Given the explosion of data volumes - the rate at which data is created, and the importance of data security - it is more important than ever to create robust data architecture to sustain an organization’s foundation for analytics. The data platform needs to provide functionality to support structured and unstructured data, and securely bring together on-premise data with external data or data stored in the cloud. While relying on traditional data orchestration methods of processing data in batch with ETL alone is not sufficient going forward, ETL tools will continue to be part of the equation.Evaluating the ability of ETL tools to orchestrate structured and unstructured data both on premise and in the cloud is essential.
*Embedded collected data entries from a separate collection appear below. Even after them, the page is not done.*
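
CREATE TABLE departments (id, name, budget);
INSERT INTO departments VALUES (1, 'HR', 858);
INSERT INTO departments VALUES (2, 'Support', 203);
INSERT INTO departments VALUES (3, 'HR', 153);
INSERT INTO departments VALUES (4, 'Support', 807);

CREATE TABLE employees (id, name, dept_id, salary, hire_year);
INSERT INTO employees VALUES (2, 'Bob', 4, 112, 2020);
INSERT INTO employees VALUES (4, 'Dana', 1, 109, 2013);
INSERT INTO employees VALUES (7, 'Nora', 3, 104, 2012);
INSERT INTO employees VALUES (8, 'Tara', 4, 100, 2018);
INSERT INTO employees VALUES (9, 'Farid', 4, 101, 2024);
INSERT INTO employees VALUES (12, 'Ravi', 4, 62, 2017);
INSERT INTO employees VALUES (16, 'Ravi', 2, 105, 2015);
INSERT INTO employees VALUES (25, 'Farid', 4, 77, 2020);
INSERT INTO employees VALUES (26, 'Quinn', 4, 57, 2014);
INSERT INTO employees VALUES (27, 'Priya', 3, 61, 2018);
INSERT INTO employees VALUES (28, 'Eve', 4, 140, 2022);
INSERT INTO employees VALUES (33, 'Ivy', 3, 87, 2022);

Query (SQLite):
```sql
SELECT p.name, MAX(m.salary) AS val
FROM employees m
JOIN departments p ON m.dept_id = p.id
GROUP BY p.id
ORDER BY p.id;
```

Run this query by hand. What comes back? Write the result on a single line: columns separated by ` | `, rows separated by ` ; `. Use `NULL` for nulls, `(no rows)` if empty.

HR | 109 ; Support | 105 ; HR | 104 ; Support | 140

Join each employees row to its departments via dept_id.
Group joined rows by departments.id; compute MAX(m.salary) per group.
  1: ids {4} → MAX(m.salary)=109
  2: ids {16} → MAX(m.salary)=105
  3: ids {7, 27, 33} → MAX(m.salary)=104
  4: ids {2, 8, 9, 12, 25, 26, 28} → MAX(m.salary)=140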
Taking it to the next level
Organizations are increasingly looking at advanced analytics to gain a competitive advantage and differentiate themselves in the marketplace. With this, the analytics platform needs to support more than just traditional aspects of BI like reporting, querying, pivoting, and slicing and dicing. It needs to enable going beyond being informative to being predictive and prescriptive, including such features as built-in machine learning algorithms and support for creating proprietary algorithms and visualizations through technologies such as R and Spark. In addition, the analytics platform should support the use of predictive and prescriptive analytics by line of business users, not just data scientists, and provide the capability to incorporate advanced analytics models into line of business applications.
BI and analytics solutions can provide significant advantages to an organization for revenue growth, operational efficiencies, cost savings, and competitive advantage. Understanding the analytics needs and objectives of the business and providing the right tools and approach to meet these needs are key to a successful BI journey.